元々は穴掘りやら壁作りがメインだったのに、いつの間にあんな凝った事を始めたのか。
ありがとう、と感謝の言葉しかない。
「一日?」
「ええ専門の魔術師と職人を手配しますので」
「孤児院に、そんなブルジョワな工事なんて」
「外から人を連れてくる訳ではありませんからお気になさらず。……ああ、でも」
「?」
「工事代の代わりに皆さんに嗅いでいただきたい香水がありまして。全く別の商売に関わる事ですが皆さんがどんな印象を持たれるか意見を集めているところなんです。よろしければ参加していただけますか?」
ともあれ僕がやるべきはこれで一段落。
ライムがテンパってからこれだけでっち上げたんだから中々頑張った気がする。
気分を一新して、例の香水を取り出す。
怪訝な様子ながらも皆同意してくれて、まず院長に小瓶を手渡して反応を見る。
巴はしたり顔で頷いて応じてくれた。
これが済んだら僕は戻るとして……。
巴はまだ少しここにいてもらう必要があるか。
なら僕の戻りも少し遅らせるか。
一緒に帰りがてらわかった事を聞けば良い。
「!!」
マジでか。
院長が香りを確認するために一噴き。
同じテーブルを囲んでいるからある程度の香りは流れる。
すると、セーナと他数人が明らかに顔を強張らせた。
巴の予想大当たり、か。
って事はリオウの奴、僕がここに来る事を見越して何かを仕掛けたって事になる。
そりゃ予めレンブラントさんにも、紹介はするが信用も信頼もしてはいけない、と言われてたけどさあ。

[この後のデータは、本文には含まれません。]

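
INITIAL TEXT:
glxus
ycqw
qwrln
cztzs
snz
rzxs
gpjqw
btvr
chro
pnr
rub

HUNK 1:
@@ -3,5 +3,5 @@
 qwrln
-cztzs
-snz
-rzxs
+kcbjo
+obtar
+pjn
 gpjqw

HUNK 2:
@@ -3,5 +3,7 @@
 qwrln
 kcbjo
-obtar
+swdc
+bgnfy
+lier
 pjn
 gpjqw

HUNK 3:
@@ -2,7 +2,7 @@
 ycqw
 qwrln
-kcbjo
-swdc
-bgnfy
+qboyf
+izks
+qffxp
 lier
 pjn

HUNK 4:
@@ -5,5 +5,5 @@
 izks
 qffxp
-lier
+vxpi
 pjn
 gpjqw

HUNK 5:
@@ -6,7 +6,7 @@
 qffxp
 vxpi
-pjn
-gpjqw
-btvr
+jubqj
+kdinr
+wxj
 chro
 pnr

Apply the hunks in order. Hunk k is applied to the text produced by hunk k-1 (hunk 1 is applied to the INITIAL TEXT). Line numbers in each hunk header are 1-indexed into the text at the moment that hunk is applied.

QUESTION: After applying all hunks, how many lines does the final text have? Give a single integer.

Hunk 1: at line 3 remove [cztzs,snz,rzxs] add [kcbjo,obtar,pjn] -> 11 lines: glxus ycqw qwrln kcbjo obtar pjn gpjqw btvr chro pnr rub
Hunk 2: at line 3 remove [obtar] add [swdc,bgnfy,lier] -> 13 lines: glxus ycqw qwrln kcbjo swdc bgnfy lier pjn gpjqw btvr chro pnr rub
Hunk 3: at line 2 remove [kcbjo,swdc,bgnfy] add [qboyf,izks,qffxp] -> 13 lines: glxus ycqw qwrln qboyf izks qffxp lier pjn gpjqw btvr chro pnr rub
Hunk 4: at line 5 remove [lier] add [vxpi] -> 13 lines: glxus ycqw qwrln qboyf izks qffxp vxpi pjn gpjqw btvr chro pnr rub
Hunk 5: at line 6 remove [pjn,gpjqw,btvr] add [jubqj,kdinr,wxj] -> 13 lines: glxus ycqw qwrln qboyf izks qffxp vxpi jubqj kdinr wxj chro pnr rub
Final line count: 13

Answer: 13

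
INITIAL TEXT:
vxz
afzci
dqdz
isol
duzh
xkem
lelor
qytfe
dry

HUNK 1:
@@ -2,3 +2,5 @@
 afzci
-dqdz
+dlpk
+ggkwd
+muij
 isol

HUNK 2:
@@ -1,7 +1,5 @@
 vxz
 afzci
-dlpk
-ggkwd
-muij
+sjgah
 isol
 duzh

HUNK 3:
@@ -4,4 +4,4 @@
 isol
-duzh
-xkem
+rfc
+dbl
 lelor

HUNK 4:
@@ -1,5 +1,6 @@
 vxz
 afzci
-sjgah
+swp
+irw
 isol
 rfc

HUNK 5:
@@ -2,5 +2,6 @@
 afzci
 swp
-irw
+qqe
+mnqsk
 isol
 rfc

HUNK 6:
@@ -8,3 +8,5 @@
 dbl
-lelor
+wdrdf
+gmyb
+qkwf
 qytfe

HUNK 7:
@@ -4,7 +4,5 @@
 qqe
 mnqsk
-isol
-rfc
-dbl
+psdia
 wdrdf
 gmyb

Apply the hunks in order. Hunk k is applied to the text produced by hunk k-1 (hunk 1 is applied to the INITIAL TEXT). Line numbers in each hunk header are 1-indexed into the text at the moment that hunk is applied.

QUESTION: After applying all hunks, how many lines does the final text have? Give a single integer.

Hunk 1: at line 2 remove [dqdz] add [dlpk,ggkwd,muij] -> 11 lines: vxz afzci dlpk ggkwd muij isol duzh xkem lelor qytfe dry
Hunk 2: at line 1 remove [dlpk,ggkwd,muij] add [sjgah] -> 9 lines: vxz afzci sjgah isol duzh xkem lelor qytfe dry
Hunk 3: at line 4 remove [duzh,xkem] add [rfc,dbl] -> 9 lines: vxz afzci sjgah isol rfc dbl lelor qytfe dry
Hunk 4: at line 1 remove [sjgah] add [swp,irw] -> 10 lines: vxz afzci swp irw isol rfc dbl lelor qytfe dry
Hunk 5: at line 2 remove [irw] add [qqe,mnqsk] -> 11 lines: vxz afzci swp qqe mnqsk isol rfc dbl lelor qytfe dry
Hunk 6: at line 8 remove [lelor] add [wdrdf,gmyb,qkwf] -> 13 lines: vxz afzci swp qqe mnqsk isol rfc dbl wdrdf gmyb qkwf qytfe dry
Hunk 7: at line 4 remove [isol,rfc,dbl] add [psdia] -> 11 lines: vxz afzci swp qqe mnqsk psdia wdrdf gmyb qkwf qytfe dry
Final line count: 11

Answer: 11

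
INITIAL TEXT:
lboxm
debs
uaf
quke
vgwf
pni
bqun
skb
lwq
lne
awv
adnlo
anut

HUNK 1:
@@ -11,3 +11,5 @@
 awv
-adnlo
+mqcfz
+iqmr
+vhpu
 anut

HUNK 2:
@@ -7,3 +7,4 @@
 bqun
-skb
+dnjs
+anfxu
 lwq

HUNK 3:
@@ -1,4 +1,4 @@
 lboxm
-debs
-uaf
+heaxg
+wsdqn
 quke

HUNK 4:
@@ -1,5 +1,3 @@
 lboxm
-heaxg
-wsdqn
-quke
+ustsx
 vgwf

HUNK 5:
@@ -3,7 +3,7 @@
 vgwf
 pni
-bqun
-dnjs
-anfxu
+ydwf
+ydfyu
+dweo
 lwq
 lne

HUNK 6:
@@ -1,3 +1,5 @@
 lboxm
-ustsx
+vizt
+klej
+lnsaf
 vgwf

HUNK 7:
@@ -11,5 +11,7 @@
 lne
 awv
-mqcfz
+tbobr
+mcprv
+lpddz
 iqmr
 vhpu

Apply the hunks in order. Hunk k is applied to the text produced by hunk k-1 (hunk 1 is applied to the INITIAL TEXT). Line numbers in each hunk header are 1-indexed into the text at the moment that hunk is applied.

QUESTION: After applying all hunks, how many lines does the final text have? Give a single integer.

Answer: 18

Derivation:
Hunk 1: at line 11 remove [adnlo] add [mqcfz,iqmr,vhpu] -> 15 lines: lboxm debs uaf quke vgwf pni bqun skb lwq lne awv mqcfz iqmr vhpu anut
Hunk 2: at line 7 remove [skb] add [dnjs,anfxu] -> 16 lines: lboxm debs uaf quke vgwf pni bqun dnjs anfxu lwq lne awv mqcfz iqmr vhpu anut
Hunk 3: at line 1 remove [debs,uaf] add [heaxg,wsdqn] -> 16 lines: lboxm heaxg wsdqn quke vgwf pni bqun dnjs anfxu lwq lne awv mqcfz iqmr vhpu anut
Hunk 4: at line 1 remove [heaxg,wsdqn,quke] add [ustsx] -> 14 lines: lboxm ustsx vgwf pni bqun dnjs anfxu lwq lne awv mqcfz iqmr vhpu anut
Hunk 5: at line 3 remove [bqun,dnjs,anfxu] add [ydwf,ydfyu,dweo] -> 14 lines: lboxm ustsx vgwf pni ydwf ydfyu dweo lwq lne awv mqcfz iqmr vhpu anut
Hunk 6: at line 1 remove [ustsx] add [vizt,klej,lnsaf] -> 16 lines: lboxm vizt klej lnsaf vgwf pni ydwf ydfyu dweo lwq lne awv mqcfz iqmr vhpu anut
Hunk 7: at line 11 remove [mqcfz] add [tbobr,mcprv,lpddz] -> 18 lines: lboxm vizt klej lnsaf vgwf pni ydwf ydfyu dweo lwq lne awv tbobr mcprv lpddz iqmr vhpu anut
Final line count: 18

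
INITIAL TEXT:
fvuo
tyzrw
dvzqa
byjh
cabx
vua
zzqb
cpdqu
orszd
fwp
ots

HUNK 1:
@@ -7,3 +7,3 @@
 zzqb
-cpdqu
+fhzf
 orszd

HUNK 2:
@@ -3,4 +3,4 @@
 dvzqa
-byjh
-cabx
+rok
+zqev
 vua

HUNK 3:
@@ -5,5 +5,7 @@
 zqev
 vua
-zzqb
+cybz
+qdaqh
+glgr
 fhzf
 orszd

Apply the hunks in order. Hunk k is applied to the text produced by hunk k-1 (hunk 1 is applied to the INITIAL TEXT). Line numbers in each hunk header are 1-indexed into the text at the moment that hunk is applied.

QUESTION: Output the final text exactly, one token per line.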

向こうの反神教騒ぎもまだ手を付けたばかりだってのに、よくやるよ。
ローレルで香水で酷い目に遭ってて良かった。
いや良くはない。
良くもないけど、同じ轍を踏まずには済んだみたいだ。
ちらっと巴を確認。
素人目には表情は無に近い、ニュートラルな感じ。
でも付き合いの長い僕にはわかる。
あれは、ろくでもないものを見た時の反応だ。
早く関わりを無くしたいな、黄昏街。